A MEMBER of the senior technical staff at the Blood Transfusion Service Board (BTSB) yesterday agreed it was "extraordinary" that plasma which tested positive for hepatitis C four times at Pelican House continued to be used there in the making of anti D.
Mr Sean Keating, who has been senior technician in the hepatitis testing laboratory at the BTSB since 1973, told the inquiry into the hepatitis C scandal that a sample of Patient Y's plasma proved positive for hepatitis C on October 2nd, 1991.
A similar test the following day had the same result. Two further tests on the same sample in July 1992 also proved positive, but were significantly more so than in previous tests. He could not explain why the plasma was not removed from stock. "I don't know. I was not responsible for that," he said.
He agreed he attended weekly scientific meetings at the BTSB from "1988 or 1989", but could not remember Patient Y or hepatitis C testing ever being discussed there.
He explained that one hepatitis C test on the Patient Y sample had proved negative, and that two of the four positive tests were only marginally positive.
It was a "widely held view" in scientific circles at the time, he said, that the thawing of samples, as happened in this case, could result in "a false positive" effect.
He agreed that a request on November 18th, 1976, by the Coombe Hospital for a hepatitis B test on plasma from Patient X, had a note added which read: "Mild jaundice. Recent history of multiple plasma exchanges. Query hepatitis B." Accompanying that note were 33 specimen samples from Patient X.

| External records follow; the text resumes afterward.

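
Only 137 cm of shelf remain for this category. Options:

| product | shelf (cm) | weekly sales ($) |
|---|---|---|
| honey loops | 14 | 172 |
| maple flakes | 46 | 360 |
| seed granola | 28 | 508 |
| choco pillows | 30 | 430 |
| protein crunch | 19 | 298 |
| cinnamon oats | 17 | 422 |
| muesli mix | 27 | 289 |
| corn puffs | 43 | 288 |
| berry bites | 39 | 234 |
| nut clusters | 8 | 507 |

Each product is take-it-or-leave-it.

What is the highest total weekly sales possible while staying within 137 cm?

2454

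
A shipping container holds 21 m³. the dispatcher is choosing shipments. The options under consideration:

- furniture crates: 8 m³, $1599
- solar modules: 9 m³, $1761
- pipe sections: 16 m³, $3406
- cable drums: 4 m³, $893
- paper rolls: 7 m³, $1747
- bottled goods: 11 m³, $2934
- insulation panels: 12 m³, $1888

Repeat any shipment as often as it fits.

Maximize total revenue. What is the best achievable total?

5241

Filling by ratio: paper rolls + bottled goods for 4681, with 3 m³ left unused.
Dropping bottled goods frees 11 m³; slotting in 2×paper rolls (14 m³) lifts the total to 5241 at 21 m³.
That's the maximum — no swap from here does better than 5241.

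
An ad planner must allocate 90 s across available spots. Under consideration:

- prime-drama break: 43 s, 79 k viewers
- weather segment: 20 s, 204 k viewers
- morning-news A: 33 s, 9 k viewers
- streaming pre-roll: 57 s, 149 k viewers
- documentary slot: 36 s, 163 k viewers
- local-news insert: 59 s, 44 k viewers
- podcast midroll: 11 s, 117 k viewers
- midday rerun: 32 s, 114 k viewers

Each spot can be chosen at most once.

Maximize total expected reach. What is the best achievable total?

484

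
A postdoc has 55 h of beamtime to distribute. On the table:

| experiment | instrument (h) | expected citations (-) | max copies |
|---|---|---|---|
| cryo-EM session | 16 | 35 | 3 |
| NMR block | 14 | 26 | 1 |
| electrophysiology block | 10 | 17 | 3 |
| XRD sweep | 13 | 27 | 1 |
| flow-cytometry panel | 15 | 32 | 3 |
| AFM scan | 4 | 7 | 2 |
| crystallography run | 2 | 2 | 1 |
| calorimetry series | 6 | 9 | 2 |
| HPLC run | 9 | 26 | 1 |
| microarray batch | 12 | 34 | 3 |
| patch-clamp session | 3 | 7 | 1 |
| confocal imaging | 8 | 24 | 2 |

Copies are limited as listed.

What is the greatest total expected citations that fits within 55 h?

Filling by ratio: crystallography run + HPLC run + 2×microarray batch + patch-clamp session + 2×confocal imaging for 151, with 1 h left unused.
Replace crystallography run and HPLC run with microarray batch: the trade gains 6 net, giving 157 at 55 h.
That's the maximum — no swap from here does better than 157.

157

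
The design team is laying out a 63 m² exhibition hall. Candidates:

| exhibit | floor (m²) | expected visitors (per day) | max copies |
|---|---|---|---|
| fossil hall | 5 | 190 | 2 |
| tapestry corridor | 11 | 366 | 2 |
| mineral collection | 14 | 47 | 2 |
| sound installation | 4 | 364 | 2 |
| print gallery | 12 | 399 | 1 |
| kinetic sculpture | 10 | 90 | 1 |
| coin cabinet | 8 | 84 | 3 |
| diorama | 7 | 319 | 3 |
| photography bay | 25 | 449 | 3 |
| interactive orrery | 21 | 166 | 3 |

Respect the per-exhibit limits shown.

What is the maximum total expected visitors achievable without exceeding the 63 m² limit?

2830

Filling by ratio: 2×fossil hall + 2×tapestry corridor + 2×sound installation + 3×diorama for 2797, with 2 m² left unused.
Dropping tapestry corridor frees 11 m²; slotting in print gallery (12 m²) lifts the total to 2830 at 62 m².
No other feasible combination exceeds 2830.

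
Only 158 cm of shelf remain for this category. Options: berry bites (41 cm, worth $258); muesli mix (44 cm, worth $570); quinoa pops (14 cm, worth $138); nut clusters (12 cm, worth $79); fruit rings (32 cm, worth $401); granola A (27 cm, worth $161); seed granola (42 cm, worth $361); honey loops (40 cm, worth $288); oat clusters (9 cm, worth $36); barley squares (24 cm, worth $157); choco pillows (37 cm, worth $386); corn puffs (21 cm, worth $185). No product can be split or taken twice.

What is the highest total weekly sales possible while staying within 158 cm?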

The tests proved negative. Mr Keating agreed that before Dr O'Riordan, the chief medical consultant at the BTSB, signed Patient X's test results for forwarding to the Coombe, he would have had a copy of the hospital's "jaundice" note.
He agreed that in October 1976 he had written an article in Converse, a magazine for laboratory staff, about the possibility of there being a hepatitis C virus. He wrote: "There is increasing suspicion that there is, as yet unrecognised, another human hepatitis virus (hepatitis C)."
The virus was discovered in the US eight years later. He agreed that at the end of that article he had acknowledged the assistance of Dr O'Riordan and his own immediate superiors at the BTSB, Mr Hanratty and Mr Cann, in preparing it.